(Reuters) - New York Mayor Bill de Blasio on Thursday outlined the first steps for reopening the United States’ most populous city, envisioning up to 400,000 people heading back to their workplaces, an easing of the lockdown that began in March.
* More than 5.81 million people have been reported infected with the novel coronavirus globally and 359,341 have died, according to a Reuters tally as of 0334 GMT on Friday.
* For an interactive graphic tracking the global spread, open tmsnrt.rs/3aIRuz7 in an external browser.
* For a U.S.-focused tracker with state-by-state and county map, open tmsnrt.rs/2w7hX9T in an external browser.
* For Eikon users, click on MacroVitals cpurl://apps.cp./cms/?navid=1592404098 for a case tracker and a summary of developments.
* The coronavirus lockdown will ease next week for most of Britain’s population, Prime Minister Boris Johnson said.
* France will allow restaurants, bars and cafes to reopen from June 2, though with more restrictions in Paris than elsewhere.
* Sending children back to schools and day care centres in Denmark, the first country in Europe to do so, did not lead to an increase in coronavirus infections, according to official data, confirming similar findings from Finland.
* A coronavirus quarantine will continue in Colombia’s capital Bogota until at least June 15.
* Brazil reported a daily record 26,417 new coronavirus cases on Thursday, according to the Health Ministry, bringing its total tally to 438,238, second only to the United States in confirmed cases.
* Brazilian President Jair Bolsonaro has signed into law 60-billion-real ($11.3 billion) of federal government aid to states and municipalities.
* China reported no new confirmed coronavirus cases in the mainland as of the end of May 28, down from two a day earlier, the country’s health authority said on Friday.
* China has room to stimulate the economy, but the government does not want to open the “floodgates”, Premier Li Keqiang said.
* Health workers fear the pandemic’s economic shock will return Japan to 14 dark years from 1998 when more than 30,000 people took their lives annually.
* Indonesia will continue to prescribe two anti-malaria drugs for coronavirus patients but monitor their use closely, a spokesman for Indonesia COVID-19 taskforce said.
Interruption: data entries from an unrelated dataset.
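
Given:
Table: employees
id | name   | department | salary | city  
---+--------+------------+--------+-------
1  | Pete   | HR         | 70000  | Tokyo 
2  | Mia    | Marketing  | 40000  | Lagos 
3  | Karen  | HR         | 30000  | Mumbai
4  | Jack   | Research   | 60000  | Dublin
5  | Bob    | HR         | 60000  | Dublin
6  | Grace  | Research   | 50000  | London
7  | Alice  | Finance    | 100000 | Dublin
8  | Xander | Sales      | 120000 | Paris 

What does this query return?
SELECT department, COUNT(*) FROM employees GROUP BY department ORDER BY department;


Assigning each row to its department group:
  Pete -> HR
  Mia -> Marketing
  Karen -> HR
  Jack -> Research
  Bob -> HR
  Grace -> Research
  Alice -> Finance
  Xander -> Sales


5 groups:
Finance, 1
HR, 3
Marketing, 1
Research, 2
Sales, 1


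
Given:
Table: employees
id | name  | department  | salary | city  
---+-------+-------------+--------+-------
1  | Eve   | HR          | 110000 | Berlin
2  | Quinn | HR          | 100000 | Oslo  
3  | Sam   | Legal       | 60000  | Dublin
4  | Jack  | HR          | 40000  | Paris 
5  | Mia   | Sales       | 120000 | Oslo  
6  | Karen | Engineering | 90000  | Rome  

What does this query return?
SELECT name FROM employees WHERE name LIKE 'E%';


LIKE 'E%' matches names starting with 'E'
Matching: 1

1 rows:
Eve


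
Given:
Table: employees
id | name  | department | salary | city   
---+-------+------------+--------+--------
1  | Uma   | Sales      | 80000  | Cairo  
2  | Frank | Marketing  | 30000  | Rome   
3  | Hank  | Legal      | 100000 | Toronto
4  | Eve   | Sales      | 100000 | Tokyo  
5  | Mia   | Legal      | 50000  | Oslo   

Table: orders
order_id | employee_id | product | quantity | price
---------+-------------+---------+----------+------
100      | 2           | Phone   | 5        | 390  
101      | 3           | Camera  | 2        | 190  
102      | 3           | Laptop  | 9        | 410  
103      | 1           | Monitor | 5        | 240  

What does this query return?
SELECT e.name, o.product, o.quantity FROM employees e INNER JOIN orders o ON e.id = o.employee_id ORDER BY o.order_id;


Joining employees.id = orders.employee_id:
  employee Frank (id=2) -> order Phone
  employee Hank (id=3) -> order Camera
  employee Hank (id=3) -> order Laptop
  employee Uma (id=1) -> order Monitor


4 rows:
Frank, Phone, 5
Hank, Camera, 2
Hank, Laptop, 9
Uma, Monitor, 5


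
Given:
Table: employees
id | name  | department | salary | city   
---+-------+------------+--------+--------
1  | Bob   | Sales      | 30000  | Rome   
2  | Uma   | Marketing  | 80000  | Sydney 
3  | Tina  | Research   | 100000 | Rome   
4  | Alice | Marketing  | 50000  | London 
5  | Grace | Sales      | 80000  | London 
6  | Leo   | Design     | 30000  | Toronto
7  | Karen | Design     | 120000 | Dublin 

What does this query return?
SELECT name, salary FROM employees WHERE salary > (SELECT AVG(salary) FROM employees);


Subquery: AVG(salary) = 70000.0
Filtering: salary > 70000.0
  Uma (80000) -> MATCH
  Tina (100000) -> MATCH
  Grace (80000) -> MATCH
  Karen (120000) -> MATCH


4 rows:
Uma, 80000
Tina, 100000
Grace, 80000
Karen, 120000


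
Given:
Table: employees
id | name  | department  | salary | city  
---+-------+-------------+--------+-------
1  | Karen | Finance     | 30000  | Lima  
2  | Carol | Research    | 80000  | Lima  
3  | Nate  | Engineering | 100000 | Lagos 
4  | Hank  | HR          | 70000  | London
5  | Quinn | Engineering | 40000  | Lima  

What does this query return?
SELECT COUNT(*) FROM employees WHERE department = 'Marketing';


Counting rows where department = 'Marketing'


0


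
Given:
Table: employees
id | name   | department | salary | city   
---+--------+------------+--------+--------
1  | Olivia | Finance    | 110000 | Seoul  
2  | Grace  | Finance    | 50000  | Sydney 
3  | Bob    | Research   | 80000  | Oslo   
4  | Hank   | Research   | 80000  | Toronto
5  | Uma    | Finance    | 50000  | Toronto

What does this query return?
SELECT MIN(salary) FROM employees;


Salaries: 110000, 50000, 80000, 80000, 50000
MIN = 50000

50000


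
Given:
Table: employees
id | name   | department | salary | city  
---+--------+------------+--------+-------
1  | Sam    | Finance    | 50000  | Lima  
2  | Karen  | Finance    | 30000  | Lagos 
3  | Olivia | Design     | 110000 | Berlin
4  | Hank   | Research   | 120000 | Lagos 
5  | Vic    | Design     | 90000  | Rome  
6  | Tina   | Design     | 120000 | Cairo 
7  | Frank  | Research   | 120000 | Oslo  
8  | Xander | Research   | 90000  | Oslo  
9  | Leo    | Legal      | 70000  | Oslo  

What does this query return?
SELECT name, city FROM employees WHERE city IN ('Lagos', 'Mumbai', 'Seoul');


Filtering: city IN ('Lagos', 'Mumbai', 'Seoul')
Matching: 2 rows

2 rows:
Karen, Lagos
Hank, Lagos


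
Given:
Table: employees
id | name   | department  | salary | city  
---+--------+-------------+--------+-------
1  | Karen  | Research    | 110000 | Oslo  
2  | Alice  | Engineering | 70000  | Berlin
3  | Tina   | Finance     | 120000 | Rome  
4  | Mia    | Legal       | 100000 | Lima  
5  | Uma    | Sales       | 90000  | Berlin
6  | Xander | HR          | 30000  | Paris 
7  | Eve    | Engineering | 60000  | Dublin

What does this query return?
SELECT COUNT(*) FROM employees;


COUNT(*) counts all rows

7


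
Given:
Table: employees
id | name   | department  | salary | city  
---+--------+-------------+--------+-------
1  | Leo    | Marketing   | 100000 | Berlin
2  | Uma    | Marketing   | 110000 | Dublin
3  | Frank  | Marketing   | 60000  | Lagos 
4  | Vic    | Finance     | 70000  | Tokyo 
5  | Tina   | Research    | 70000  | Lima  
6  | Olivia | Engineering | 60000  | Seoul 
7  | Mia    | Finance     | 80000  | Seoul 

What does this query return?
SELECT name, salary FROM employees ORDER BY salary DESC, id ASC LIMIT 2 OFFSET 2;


Sort by salary DESC (id ASC tiebreak), then skip 2 and take 2
Rows 3 through 4

2 rows:
Mia, 80000
Vic, 70000


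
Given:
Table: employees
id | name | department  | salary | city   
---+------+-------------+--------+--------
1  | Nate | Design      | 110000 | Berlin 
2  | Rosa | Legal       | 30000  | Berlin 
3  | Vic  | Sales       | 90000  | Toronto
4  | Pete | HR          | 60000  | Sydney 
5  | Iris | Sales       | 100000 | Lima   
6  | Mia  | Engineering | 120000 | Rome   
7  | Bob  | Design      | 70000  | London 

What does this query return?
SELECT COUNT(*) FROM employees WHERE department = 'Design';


Counting rows where department = 'Design'
  Nate -> MATCH
  Bob -> MATCH


2


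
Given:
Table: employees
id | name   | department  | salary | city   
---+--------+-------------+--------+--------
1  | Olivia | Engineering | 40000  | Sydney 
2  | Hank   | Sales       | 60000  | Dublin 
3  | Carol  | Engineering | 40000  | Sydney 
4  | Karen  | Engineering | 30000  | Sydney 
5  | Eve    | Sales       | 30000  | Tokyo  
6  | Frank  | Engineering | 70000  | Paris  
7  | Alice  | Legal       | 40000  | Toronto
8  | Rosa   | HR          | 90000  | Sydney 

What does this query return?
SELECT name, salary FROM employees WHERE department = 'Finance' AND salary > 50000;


Filtering: department = 'Finance' AND salary > 50000
Matching: 0 rows

Empty result set (0 rows)


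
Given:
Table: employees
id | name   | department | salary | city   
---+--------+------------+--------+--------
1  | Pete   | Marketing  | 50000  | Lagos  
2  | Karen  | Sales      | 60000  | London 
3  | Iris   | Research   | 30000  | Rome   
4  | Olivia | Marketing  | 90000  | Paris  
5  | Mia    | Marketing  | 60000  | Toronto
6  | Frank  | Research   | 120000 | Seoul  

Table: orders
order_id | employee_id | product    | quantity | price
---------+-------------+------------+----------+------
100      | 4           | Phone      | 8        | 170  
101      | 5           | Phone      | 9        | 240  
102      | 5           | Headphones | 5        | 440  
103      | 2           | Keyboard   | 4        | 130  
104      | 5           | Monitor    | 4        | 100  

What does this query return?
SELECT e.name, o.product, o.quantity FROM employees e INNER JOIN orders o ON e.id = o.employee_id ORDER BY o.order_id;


Joining employees.id = orders.employee_id:
  employee Olivia (id=4) -> order Phone
  employee Mia (id=5) -> order Phone
  employee Mia (id=5) -> order Headphones
  employee Karen (id=2) -> order Keyboard
  employee Mia (id=5) -> order Monitor


5 rows:
Olivia, Phone, 8
Mia, Phone, 9
Mia, Headphones, 5
Karen, Keyboard, 4
Mia, Monitor, 4


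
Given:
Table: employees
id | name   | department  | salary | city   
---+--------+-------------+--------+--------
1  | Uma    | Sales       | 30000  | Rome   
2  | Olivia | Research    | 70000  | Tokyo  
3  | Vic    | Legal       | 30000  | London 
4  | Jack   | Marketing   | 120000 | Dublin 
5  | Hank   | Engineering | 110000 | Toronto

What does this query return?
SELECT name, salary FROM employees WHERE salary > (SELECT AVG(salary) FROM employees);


Subquery: AVG(salary) = 72000.0
Filtering: salary > 72000.0
  Jack (120000) -> MATCH
  Hank (110000) -> MATCH


2 rows:
Jack, 120000
Hank, 110000


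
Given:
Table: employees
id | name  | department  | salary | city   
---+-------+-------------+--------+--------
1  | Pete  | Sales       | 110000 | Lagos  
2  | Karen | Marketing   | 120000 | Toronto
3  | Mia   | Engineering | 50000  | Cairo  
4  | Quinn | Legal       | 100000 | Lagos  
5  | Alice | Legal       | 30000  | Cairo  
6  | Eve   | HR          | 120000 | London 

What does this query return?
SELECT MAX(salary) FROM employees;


Salaries: 110000, 120000, 50000, 100000, 30000, 120000
MAX = 120000

120000


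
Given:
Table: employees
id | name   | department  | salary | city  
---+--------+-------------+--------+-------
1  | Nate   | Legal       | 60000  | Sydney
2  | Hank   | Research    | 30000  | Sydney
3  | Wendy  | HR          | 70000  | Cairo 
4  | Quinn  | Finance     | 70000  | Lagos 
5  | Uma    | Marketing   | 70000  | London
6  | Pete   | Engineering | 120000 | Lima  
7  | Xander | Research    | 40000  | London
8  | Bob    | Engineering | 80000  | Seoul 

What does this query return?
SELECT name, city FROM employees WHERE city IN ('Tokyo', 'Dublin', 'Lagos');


Filtering: city IN ('Tokyo', 'Dublin', 'Lagos')
Matching: 1 rows

1 rows:
Quinn, Lagos


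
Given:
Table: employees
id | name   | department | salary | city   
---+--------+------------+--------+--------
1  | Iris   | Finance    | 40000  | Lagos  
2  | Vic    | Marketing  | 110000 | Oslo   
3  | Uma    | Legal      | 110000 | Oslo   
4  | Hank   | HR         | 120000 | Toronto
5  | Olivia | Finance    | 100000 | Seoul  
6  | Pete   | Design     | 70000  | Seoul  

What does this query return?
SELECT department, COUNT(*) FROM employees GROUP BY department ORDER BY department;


Assigning each row to its department group:
  Iris -> Finance
  Vic -> Marketing
  Uma -> Legal
  Hank -> HR
  Olivia -> Finance
  Pete -> Design


5 groups:
Design, 1
Finance, 2
HR, 1
Legal, 1
Marketing, 1


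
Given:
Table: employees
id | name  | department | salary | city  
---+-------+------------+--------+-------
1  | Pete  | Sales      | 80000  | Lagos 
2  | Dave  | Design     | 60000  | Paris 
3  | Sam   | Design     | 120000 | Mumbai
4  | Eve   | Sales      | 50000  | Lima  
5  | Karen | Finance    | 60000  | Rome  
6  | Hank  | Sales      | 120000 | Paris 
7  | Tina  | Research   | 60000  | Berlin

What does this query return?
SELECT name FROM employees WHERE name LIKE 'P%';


LIKE 'P%' matches names starting with 'P'
Matching: 1

1 rows:
Pete


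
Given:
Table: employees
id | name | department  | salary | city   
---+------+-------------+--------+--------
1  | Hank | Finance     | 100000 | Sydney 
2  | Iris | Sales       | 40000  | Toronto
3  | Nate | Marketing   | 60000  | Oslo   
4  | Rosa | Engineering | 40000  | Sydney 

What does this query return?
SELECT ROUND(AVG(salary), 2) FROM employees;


SUM(salary) = 240000
COUNT = 4
ROUND(AVG, 2) = ROUND(240000 / 4, 2) = 60000.0

60000.0


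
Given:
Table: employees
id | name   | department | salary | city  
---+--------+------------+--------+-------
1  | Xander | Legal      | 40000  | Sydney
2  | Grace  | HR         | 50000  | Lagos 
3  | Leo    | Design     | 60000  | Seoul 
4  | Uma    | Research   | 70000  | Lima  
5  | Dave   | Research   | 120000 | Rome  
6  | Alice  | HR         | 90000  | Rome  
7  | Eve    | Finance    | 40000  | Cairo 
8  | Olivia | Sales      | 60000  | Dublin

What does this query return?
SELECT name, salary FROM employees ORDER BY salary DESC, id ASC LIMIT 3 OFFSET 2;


Sort by salary DESC (id ASC tiebreak), then skip 2 and take 3
Rows 3 through 5

3 rows:
Uma, 70000
Leo, 60000
Olivia, 60000


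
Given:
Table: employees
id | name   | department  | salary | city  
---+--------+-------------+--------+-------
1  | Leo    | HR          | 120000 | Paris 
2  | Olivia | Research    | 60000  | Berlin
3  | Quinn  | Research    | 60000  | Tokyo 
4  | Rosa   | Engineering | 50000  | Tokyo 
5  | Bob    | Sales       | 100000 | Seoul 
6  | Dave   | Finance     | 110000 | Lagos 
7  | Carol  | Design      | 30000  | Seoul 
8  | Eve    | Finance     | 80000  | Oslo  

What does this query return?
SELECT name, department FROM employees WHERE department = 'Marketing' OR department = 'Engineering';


Filtering: department = 'Marketing' OR 'Engineering'
Matching: 1 rows

1 rows:
Rosa, Engineering


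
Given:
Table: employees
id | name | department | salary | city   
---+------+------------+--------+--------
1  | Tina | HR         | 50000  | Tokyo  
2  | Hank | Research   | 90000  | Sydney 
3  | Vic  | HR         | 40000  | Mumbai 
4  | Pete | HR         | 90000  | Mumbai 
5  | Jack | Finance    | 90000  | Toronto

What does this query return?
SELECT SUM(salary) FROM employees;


SUM(salary) = 50000 + 90000 + 40000 + 90000 + 90000 = 360000

360000


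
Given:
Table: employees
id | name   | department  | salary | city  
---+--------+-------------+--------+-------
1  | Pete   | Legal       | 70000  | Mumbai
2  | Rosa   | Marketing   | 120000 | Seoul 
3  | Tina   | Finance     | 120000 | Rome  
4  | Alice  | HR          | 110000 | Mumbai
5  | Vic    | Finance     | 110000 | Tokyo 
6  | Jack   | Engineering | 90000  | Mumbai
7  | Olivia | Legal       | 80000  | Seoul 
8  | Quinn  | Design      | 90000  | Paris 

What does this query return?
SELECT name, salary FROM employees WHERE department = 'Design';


Filtering: department = 'Design'
Matching rows: 1

1 rows:
Quinn, 90000


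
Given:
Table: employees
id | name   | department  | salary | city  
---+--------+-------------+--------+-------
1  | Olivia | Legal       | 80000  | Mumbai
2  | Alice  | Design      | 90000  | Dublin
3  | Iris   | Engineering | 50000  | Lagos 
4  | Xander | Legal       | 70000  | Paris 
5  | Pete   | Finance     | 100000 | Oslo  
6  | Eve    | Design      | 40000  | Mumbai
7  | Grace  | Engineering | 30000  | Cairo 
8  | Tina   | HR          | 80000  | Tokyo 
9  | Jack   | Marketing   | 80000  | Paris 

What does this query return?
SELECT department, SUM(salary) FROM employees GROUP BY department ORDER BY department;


Summing salary within each department:
  Design: 90000 + 40000 = 130000
  Engineering: 50000 + 30000 = 80000
  Finance: 100000 = 100000
  HR: 80000 = 80000
  Legal: 80000 + 70000 = 150000
  Marketing: 80000 = 80000


6 groups:
Design, 130000
Engineering, 80000
Finance, 100000
HR, 80000
Legal, 150000
Marketing, 80000


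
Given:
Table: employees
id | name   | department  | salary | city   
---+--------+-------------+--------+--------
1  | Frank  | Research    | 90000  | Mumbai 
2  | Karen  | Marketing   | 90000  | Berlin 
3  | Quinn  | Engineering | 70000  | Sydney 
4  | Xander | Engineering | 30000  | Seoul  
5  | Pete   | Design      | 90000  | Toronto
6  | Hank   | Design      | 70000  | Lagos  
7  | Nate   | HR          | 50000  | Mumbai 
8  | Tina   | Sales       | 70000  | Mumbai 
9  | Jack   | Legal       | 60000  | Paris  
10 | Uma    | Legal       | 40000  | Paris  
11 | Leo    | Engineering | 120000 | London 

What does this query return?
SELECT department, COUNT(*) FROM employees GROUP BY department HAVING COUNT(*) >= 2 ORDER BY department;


Groups with count >= 2:
  Design: 2 -> PASS
  Engineering: 3 -> PASS
  Legal: 2 -> PASS
  HR: 1 -> filtered out
  Marketing: 1 -> filtered out
  Research: 1 -> filtered out
  Sales: 1 -> filtered out


3 groups:
Design, 2
Engineering, 3
Legal, 2


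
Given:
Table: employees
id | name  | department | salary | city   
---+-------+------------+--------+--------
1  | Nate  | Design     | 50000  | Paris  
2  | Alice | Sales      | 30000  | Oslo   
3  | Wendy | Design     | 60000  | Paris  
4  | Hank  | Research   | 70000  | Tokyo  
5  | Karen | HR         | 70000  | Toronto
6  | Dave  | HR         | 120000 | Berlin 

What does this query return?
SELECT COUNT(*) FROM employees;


COUNT(*) counts all rows

6


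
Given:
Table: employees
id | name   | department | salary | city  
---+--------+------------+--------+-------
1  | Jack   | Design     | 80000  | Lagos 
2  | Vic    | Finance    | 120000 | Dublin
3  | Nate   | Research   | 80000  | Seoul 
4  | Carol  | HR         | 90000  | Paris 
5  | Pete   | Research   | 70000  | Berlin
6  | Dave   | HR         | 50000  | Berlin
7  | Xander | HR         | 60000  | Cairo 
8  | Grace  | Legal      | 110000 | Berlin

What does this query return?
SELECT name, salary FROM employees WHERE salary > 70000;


Filtering: salary > 70000
Matching: 5 rows

5 rows:
Jack, 80000
Vic, 120000
Nate, 80000
Carol, 90000
Grace, 110000


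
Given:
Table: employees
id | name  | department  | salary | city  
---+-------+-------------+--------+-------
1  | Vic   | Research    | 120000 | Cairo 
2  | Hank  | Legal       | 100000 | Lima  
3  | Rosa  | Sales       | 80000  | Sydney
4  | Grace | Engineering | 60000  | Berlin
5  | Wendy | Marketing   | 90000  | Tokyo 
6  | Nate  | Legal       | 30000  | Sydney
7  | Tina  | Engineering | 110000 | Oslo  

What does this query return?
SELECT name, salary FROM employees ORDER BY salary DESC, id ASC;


Sorting by salary DESC, then id ASC for ties

7 rows:
Vic, 120000
Tina, 110000
Hank, 100000
Wendy, 90000
Rosa, 80000
Grace, 60000
Nate, 30000


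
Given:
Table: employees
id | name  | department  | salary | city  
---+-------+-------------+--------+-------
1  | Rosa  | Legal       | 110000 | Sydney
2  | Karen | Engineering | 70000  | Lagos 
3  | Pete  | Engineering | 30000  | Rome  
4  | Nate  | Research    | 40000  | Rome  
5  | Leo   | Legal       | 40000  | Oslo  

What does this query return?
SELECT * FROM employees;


SELECT * returns all 5 rows with all columns

5 rows:
1, Rosa, Legal, 110000, Sydney
2, Karen, Engineering, 70000, Lagos
3, Pete, Engineering, 30000, Rome
4, Nate, Research, 40000, Rome
5, Leo, Legal, 40000, Oslo


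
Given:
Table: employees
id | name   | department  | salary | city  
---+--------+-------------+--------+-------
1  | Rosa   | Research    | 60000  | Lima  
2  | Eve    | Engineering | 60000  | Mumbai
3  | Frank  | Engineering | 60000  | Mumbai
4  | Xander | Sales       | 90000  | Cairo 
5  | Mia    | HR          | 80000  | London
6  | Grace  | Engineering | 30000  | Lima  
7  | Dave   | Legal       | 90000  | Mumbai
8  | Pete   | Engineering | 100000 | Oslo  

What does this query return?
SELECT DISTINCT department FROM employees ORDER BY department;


All 'department' values (row order): Research, Engineering, Engineering, Sales, HR, Engineering, Legal, Engineering
Removing duplicates leaves 5 unique value(s).

5 values:
Engineering
HR
Legal
Research
Sales


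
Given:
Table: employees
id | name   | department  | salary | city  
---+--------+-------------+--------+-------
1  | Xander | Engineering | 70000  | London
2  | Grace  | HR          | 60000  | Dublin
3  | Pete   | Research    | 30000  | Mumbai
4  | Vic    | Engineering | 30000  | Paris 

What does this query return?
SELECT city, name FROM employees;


Projecting columns: city, name

4 rows:
London, Xander
Dublin, Grace
Mumbai, Pete
Paris, Vic


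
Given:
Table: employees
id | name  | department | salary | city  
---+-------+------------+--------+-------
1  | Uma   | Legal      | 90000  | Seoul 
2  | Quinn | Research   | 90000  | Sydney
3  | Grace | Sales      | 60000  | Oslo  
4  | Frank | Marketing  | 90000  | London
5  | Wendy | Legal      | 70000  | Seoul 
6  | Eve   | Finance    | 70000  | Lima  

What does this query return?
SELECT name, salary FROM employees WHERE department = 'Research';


Filtering: department = 'Research'
Matching rows: 1

1 rows:
Quinn, 90000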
* Philippines President Rodrigo Duterte approved a recommendation to ease the lockdown in the capital Manila from June 1.
* Australia will divert A$280 million ($185.25 million) in overseas aid this year to bolster the response of its closest neighbours to the pandemic.
* Cases of community transmission of the coronavirus are growing in Africa, particularly in Ethiopia, and a new strategy for testing is needed to prevent this, the head of the Africa Centres for Disease Control and Prevention said.
* Kenya’s small and medium businesses need urgent help to survive the economic slowdown, and many are at risk of shutting down by the end of June, the head of the central bank said.
* A bid round for nine oilfield licenses in Angola could be delayed by the outbreak, the national petroleum regulator said.
* This year will be the worst for many world stock markets in nearly a decade at least.
* International tourism is set to fall by 70% this year, marking the sector’s biggest slump since records began in the 1950s, United Nations World Tourism Organization Secretary-General Zurab Pololikashvili told newspaper Handelsblatt.
* Britain’s economy is unlikely to recover fully in the next two to three years, a Bank of England policymaker warned.
* Germany’s economy is likely to shrink by 6.6% this year, the Ifo Institute said.